[cairo] Subtractive API, part 0
ecir hana
ecir.hana at gmail.com
Tue Feb 2 14:56:23 PST 2010
On Mon, Feb 1, 2010 at 4:38 PM, Chris Murphy <lists at colorremedies.com> wrote:
> I follow this up to this point. There is always a "right" ICC profile for the source space.
Where you get the profile from? The manufacturer?
> And there is a rather constrained range of "right" ICC profiles for the destination output process.
Where you get the profile from? A measurement? "constrained" and
"right" seems to be an oxymoron.
> I don't understand the characterization "that the numbers of possible ICCs grows
> exponentially". That statement doesn't make sense.
A printed color is affected by multiple things: paper, ink, dot gain,
... I would expect that for every combination there should be a
profile. All the possibilities form a tree, hence the exponential
growth in size.
> Generic conversions to output space will result in generic output that will often require an
> iterative proof-correction cycle to fine tune the result. Had you had the correct source
> (likely) and correct destination (less likely) profiles, then the color separation would have
> been made for the output condition, and you'd have extremely good correlation to what you
> wanted in the first place.
Again, where can I get a destination profile for some random printer
and random paper? And how could I get possibly good result if I don't
have the right destination profile? From that costly iterative cycle?
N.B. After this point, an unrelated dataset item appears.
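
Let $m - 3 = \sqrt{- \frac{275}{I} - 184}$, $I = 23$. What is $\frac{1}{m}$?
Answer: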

On the other hand, if I knew the paper was uncoated and soaked too
much ink, I could increase dot gain compensation and decrease ink
coverage. This is what I meant by "experience" - be it yours (even as
content creator) or that old guy at the company who is printing 30
years.
> The "experience" workflow is a relic of a by-gone era. Modern printers understand they need to adhere to established print standards so that people can use standard output profiles for standard printing conditions, because it enables modern manufacturing principles. The custom workflow that requires "experience" is the antithesis of a modern manufacturing process because every job is treated as custom. It's expensive. It's slow. And while such workflows exist, it is not a growth industry, just the opposite.
"'experience' is the antithesis of a modern manufacturing" - I must
agree once again. I'm all for objective process where everything is
written down so you can backtrack in case of a failure. I guess this
is why we are having this discussion, in the first place.